According to a circular issued by the central bank yesterday, banks that have a CRAR (Capital to Risk-Weighted Assets Ratio) of more than 10% and NPLs (Non-Performing Loans) remaining below 8% for six consecutive months will be classified as Category 1. These banks cannot pay cash dividends to their shareholders, but they may distribute stock dividends after obtaining the central bank’s prior approval. On the other hand, banks that have a capital ratio lower than 10% and non-performing loans exceeding 8% for twelve consecutive months will be placed under Category 2. 

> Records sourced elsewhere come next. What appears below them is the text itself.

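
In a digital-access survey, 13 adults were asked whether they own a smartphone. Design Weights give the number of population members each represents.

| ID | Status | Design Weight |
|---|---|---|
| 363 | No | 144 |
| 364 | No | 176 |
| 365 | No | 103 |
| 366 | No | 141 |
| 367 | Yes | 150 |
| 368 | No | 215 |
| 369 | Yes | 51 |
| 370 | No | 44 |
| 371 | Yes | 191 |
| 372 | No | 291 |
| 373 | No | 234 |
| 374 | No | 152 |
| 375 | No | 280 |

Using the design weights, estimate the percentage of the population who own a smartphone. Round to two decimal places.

Sum of weights for 'Yes' = 150 + 51 + 191 = 392
Total weight = 2172
Weighted proportion = 392 / 2172 = 0.18047882 → 18.047882%

18.05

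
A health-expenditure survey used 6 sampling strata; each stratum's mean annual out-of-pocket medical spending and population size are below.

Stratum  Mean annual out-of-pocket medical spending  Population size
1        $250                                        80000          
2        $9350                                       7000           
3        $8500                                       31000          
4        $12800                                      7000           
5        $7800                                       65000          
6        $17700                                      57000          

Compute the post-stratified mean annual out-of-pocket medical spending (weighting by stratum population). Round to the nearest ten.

7910

Σ Nₕ·x̄ₕ = 1954450000
Σ Nₕ = 247000
Overall mean = 1954450000 / 247000 = 7912.753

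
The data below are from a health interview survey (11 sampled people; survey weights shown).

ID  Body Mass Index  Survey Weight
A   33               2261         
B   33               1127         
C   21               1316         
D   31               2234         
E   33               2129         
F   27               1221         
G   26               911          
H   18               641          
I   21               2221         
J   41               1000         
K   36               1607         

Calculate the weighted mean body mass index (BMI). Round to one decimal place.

29.6

Weighted sum = 33×2261 + 33×1127 + 21×1316 + 31×2234 + 33×2129 + 27×1221 + 26×911 + 18×641 + 21×2221 + 41×1000 + 36×1607
  = 74613 + 37191 + 27636 + 69254 + 70257 + 32967 + 23686 + 11538 + 46641 + 41000 + 57852 = 492635
Sum of weights = 2261 + 1127 + 1316 + 2234 + 2129 + 1221 + 911 + 641 + 2221 + 1000 + 1607 = 16668
Weighted mean = 492635 / 16668 = 29.555736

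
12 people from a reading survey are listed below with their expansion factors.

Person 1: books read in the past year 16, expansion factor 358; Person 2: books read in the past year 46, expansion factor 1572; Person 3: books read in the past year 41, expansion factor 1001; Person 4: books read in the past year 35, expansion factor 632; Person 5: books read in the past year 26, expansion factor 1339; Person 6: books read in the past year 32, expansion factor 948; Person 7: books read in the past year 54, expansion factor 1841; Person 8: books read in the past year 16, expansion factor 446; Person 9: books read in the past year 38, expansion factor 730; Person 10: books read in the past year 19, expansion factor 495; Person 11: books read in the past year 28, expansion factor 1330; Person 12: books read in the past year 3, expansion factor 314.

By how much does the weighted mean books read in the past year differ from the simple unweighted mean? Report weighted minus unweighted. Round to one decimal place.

Unweighted sum = 16 + 46 + 41 + 35 + 26 + 32 + 54 + 16 + 38 + 19 + 28 + 3 = 354
Unweighted mean = 354 / 12 = 29.5
Weighted sum = 16×358 + 46×1572 + 41×1001 + 35×632 + 26×1339 + 32×948 + 54×1841 + 16×446 + 38×730 + 19×495 + 28×1330 + 3×314
  = 5728 + 72312 + 41041 + 22120 + 34814 + 30336 + 99414 + 7136 + 27740 + 9405 + 37240 + 942 = 388228
Sum of weights = 11006
Weighted mean = 388228 / 11006 = 35.274214
Difference (weighted minus unweighted) = 5.7742141

5.8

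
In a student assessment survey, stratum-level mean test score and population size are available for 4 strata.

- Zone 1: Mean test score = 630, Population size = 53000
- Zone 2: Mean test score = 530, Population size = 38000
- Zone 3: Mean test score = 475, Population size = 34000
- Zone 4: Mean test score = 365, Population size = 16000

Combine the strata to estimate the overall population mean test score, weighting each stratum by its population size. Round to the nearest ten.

Σ Nₕ·x̄ₕ = 630×53000 + 530×38000 + 475×34000 + 365×16000
  = 33390000 + 20140000 + 16150000 + 5840000 = 75520000
Σ Nₕ = 53000 + 38000 + 34000 + 16000 = 141000
Overall mean = 75520000 / 141000 = 535.60284

540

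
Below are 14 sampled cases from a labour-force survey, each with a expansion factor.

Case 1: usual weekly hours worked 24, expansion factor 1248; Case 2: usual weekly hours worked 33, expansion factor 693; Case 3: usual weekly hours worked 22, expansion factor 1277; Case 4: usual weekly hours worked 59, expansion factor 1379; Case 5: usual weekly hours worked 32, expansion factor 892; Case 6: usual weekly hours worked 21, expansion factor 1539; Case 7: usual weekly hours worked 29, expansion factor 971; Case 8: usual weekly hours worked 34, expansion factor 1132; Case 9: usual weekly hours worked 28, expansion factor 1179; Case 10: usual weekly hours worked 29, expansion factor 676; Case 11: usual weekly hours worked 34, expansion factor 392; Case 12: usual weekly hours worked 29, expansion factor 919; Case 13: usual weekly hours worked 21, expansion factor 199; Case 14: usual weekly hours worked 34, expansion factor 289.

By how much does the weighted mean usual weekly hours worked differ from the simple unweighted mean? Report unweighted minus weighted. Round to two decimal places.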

Banks falling under Category 3 have non-performing loans exceeding 11% and a capital ratio below 8%. These banks are not allowed to open new branches, sub-branches, or subsidiaries, either domestically or overseas, without the central bank’s consent. Moreover, they are prohibited from engaging in any new transactions with related parties without prior approval from the central bank. Their investment in existing subsidiaries, either domestically or overseas, is also restricted. Furthermore, banks falling under this category will be prohibited from distributing dividends to raise retained earnings. The growth rate for their operational costs is limited to 5% of the previous year’s expenses. Lastly, these banks are only permitted to engage in capital expenditures related to automation or technological development. 

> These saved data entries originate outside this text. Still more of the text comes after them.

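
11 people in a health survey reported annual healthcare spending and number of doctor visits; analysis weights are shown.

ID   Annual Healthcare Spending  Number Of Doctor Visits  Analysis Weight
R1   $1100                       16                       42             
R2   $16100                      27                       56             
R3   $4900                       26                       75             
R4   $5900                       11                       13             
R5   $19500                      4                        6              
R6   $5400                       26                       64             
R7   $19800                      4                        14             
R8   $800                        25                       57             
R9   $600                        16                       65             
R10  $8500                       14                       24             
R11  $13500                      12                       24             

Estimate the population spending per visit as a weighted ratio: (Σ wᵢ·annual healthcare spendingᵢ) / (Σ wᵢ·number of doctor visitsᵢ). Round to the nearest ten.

Σ wᵢ·y = 1100×42 + 16100×56 + 4900×75 + 5900×13 + 19500×6 + 5400×64 + 19800×14 + 800×57 + 600×65 + 8500×24 + 13500×24
  = 2744400
Σ wᵢ·x = 9110
Ratio = 2744400 / 9110 = 301.25137

300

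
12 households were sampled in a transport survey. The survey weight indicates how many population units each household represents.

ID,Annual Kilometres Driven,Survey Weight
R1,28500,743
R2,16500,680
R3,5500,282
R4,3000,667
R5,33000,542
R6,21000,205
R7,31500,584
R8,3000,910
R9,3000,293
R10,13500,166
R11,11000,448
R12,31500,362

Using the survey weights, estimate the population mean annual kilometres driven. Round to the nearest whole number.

16783

Weighted sum = 28500×743 + 16500×680 + 5500×282 + 3000×667 + 33000×542 + 21000×205 + 31500×584 + 3000×910 + 3000×293 + 13500×166 + 11000×448 + 31500×362
  = 21175500 + 11220000 + 1551000 + 2001000 + 17886000 + 4305000 + 18396000 + 2730000 + 879000 + 2241000 + 4928000 + 11403000 = 98715500
Sum of weights = 743 + 680 + 282 + 667 + 542 + 205 + 584 + 910 + 293 + 166 + 448 + 362 = 5882
Weighted mean = 98715500 / 5882 = 16782.642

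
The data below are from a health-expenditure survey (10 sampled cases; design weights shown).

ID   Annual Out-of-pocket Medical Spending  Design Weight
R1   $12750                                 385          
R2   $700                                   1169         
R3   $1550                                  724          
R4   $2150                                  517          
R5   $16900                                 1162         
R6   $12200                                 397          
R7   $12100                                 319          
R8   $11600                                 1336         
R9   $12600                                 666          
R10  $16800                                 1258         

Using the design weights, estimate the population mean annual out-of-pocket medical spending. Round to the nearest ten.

Weighted sum = 12750×385 + 700×1169 + 1550×724 + 2150×517 + 16900×1162 + 12200×397 + 12100×319 + 11600×1336 + 12600×666 + 16800×1258
  = 4908750 + 818300 + 1122200 + 1111550 + 19637800 + 4843400 + 3859900 + 15497600 + 8391600 + 21134400 = 81325500
Sum of weights = 385 + 1169 + 724 + 517 + 1162 + 397 + 319 + 1336 + 666 + 1258 = 7933
Weighted mean = 81325500 / 7933 = 10251.544

10250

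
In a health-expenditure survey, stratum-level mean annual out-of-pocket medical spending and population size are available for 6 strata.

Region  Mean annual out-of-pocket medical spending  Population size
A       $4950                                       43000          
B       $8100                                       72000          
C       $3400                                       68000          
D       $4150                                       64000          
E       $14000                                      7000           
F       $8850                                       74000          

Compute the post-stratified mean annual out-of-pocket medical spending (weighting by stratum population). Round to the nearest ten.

6240

Σ Nₕ·x̄ₕ = 4950×43000 + 8100×72000 + 3400×68000 + 4150×64000 + 14000×7000 + 8850×74000
  = 2045750000
Σ Nₕ = 328000
Overall mean = 2045750000 / 328000 = 6237.0427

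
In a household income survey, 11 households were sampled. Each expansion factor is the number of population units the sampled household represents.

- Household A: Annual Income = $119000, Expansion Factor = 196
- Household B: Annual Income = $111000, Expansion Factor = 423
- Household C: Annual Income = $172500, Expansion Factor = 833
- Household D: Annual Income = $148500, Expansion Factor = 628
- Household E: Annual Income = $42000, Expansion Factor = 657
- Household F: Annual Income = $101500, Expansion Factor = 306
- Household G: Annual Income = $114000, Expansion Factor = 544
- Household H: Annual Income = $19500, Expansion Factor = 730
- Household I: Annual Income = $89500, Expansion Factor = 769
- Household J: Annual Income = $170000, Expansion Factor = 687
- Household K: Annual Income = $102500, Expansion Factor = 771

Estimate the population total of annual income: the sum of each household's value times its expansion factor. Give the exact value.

Weighted total = 119000×196 + 111000×423 + 172500×833 + 148500×628 + 42000×657 + 101500×306 + 114000×544 + 19500×730 + 89500×769 + 170000×687 + 102500×771
  = 23324000 + 46953000 + 143692500 + 93258000 + 27594000 + 31059000 + 62016000 + 14235000 + 68825500 + 116790000 + 79027500 = 706774500

706774500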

Based on their audited financial reports for 2024, banks will be classified and the new framework will become effective in May 2025. A crisis in the banking sector has been created by anonymous loans, a liquidity shortage, high non-performing loans (NPLs), and family influence in the appointment of directors, according to a central bank official. Furthermore, the lack of sound governance is impeding the proper functioning of banks. The International Monetary Fund (IMF) has instructed Bangladesh to carry out extensive policy reforms as part of the conditions for the $4.7 billion loan granted to the country. According to the circular, the Bangladesh Bank has the authority to remove any bank from the framework once it meets normal criteria and maintains that status for four consecutive quarters.

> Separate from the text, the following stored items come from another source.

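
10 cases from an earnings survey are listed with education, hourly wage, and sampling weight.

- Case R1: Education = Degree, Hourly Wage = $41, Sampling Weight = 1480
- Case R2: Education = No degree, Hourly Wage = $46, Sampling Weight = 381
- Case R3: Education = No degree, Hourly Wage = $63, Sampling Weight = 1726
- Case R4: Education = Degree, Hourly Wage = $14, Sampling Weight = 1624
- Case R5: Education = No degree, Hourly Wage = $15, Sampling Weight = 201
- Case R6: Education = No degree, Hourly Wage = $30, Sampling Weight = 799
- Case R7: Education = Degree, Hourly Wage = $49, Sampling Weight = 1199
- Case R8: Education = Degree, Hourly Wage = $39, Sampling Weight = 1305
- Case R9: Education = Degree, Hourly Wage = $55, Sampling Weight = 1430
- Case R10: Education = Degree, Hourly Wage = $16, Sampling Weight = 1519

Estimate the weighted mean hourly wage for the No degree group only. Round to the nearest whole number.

No degree rows: R2, R3, R5, R6
Weighted sum = 46×381 + 63×1726 + 15×201 + 30×799
  = 153249
Sum of weights = 381 + 1726 + 201 + 799 = 3107
Weighted mean = 153249 / 3107 = 49.323785

49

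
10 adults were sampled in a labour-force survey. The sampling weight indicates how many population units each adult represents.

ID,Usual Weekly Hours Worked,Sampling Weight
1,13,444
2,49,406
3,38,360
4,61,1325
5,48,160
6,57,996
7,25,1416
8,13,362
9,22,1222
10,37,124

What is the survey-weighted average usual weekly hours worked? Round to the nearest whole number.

38

Weighted sum = 13×444 + 49×406 + 38×360 + 61×1325 + 48×160 + 57×996 + 25×1416 + 13×362 + 22×1222 + 37×124
  = 5772 + 19894 + 13680 + 80825 + 7680 + 56772 + 35400 + 4706 + 26884 + 4588 = 256201
Sum of weights = 444 + 406 + 360 + 1325 + 160 + 996 + 1416 + 362 + 1222 + 124 = 6815
Weighted mean = 256201 / 6815 = 37.59369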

A managing director of a private bank emphasized that the banking sector is currently facing numerous crises. The sector is plagued by fictitious loans, liquidity shortages, high default rates, and nepotistic board appointments, which have led most banks to borrow capital to remain operational. Additionally, weak governance practices have hindered effective bank management. In a circular, the central bank has highlighted the importance of taking early action to prevent adverse and systemic effects of troubled banks on the banking system and the broader economy. The circular also emphasizes the need for prompt corrective action, as closing down a bank is an expensive and disruptive process. This is why the framework was introduced.